Drews, Jörg (*1938), in Berlin geborener, in München sich heimisch fühlender, dabei in →Bielefeld lebender, aber immer in Bewegung befindlicher (→Lufthansa) und dadurch phänomenal allgegenwärtiger Literaturwissenschaftler und Kritiker, der nun pensioniert wird und aus diesem Anlaß von Freunden, Weggefährten und Kollegen dieses Buch geschenkt bekommt. Nach Studium der Germanistik, Anglistik und Geschichte in Heidelberg, München und London, 1966 Promotion über Albert Ehrenstein, dann Redakteur der Süddeutschen →Zeitung, seit 1973 Professor für Literaturkritik und Literatur des 20. Jahrhunderts an der →Universität →Bielefeld. Erfinder des →Arno Schmidt Dechiffriersyndikates, Herausgeber des Bargfelder Boten und der Reihe Frühe Texte der Moderne, Mitbegründer des Bielefelder →Colloquiums Neue Poesie und der Johann Gottfried →Seume Gesellschaft zu Leipzig, zeitweise Vorstandsmitglied des deutschen →PEN, auch Juror und Laudator zahlreicher Literaturpreise (→Hörspielpreis der Kriegsblinden).
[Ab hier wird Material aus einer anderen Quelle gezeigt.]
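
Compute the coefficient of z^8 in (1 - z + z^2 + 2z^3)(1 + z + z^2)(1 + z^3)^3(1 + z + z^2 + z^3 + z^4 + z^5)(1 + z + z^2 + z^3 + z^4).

120

(1 - z + z^2 + 2z^3) has coefficients 1,-1,1,2 for degrees 0…3.
(1 + z + z^2) has coefficients 1,1,1,0,0,0,0,0,0 for degrees 0…8.
Multiplying by (1 + z^3)^3 gives running coefficients 1,1,1,3,3,3,3,3,3 for degrees 0…8.
Multiplying by (1 + z + z^2 + z^3 + z^4 + z^5) gives running coefficients 1,2,3,6,9,12,14,16,18 for degrees 0…8.
Finally multiplying by (1 + z + z^2 + z^3 + z^4), the product of all factors after the first has coefficients 1,3,6,12,21,32,44,57,69 for degrees 0…8.
[z^8] = 1·69 − 1·57 + 1·44 + 2·32 = 120.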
Expressionismus, besonders in der dtsch. Malerei und Literatur fruchtbare Stilrichtung des frühen 20. Jahrhunderts, die von emphatischen Kennern gern mit den Beiworten .groß und heilig. belegt wird. Im Gefolge der von Paul Raabe konzipierten Ausstellung in →Marbach im Jahre 1960 wurde vor allem München ein Ort der Wiederentdeckungen, wo seit 1976 die von Jörg→Drews, Hartmut Geerken und Klaus Ramm herausgegebene Reihe Frühe Texte der Moderne in der Edition →text + kritik erscheint.
Festschrift, ehemals ehrwürdige, wenn auch etwas steifleinerne, mitunter muffige Textsorte, in der gelehrige Schüler ihren verehrten akademischen Lehrern anläßlich eines Geburtstages oder deren Emeritierung in einem Akt der Reverenz zu demonstrieren versuchten, daß sie bei ihnen etwas gelernt hatten. Seit 1968 zunehmend geringgeschätzt, daher oft nur noch beliebiges Sammelsurium anderweitig unverkäuflicher Miszellen, neuerdings sogar gesunken zum Gegenstand studentischen Schabernackes, vgl. dazu: Alexander Koch (Hg.): Festschrift für Christian Celsen zum Bestehen [zweites Titelblatt abweichend: Nicht-Bestehen] des ersten juristischen Staatsexamens. Münster: Monsenstein & Vannerdat 2001 (= Edition Octopus).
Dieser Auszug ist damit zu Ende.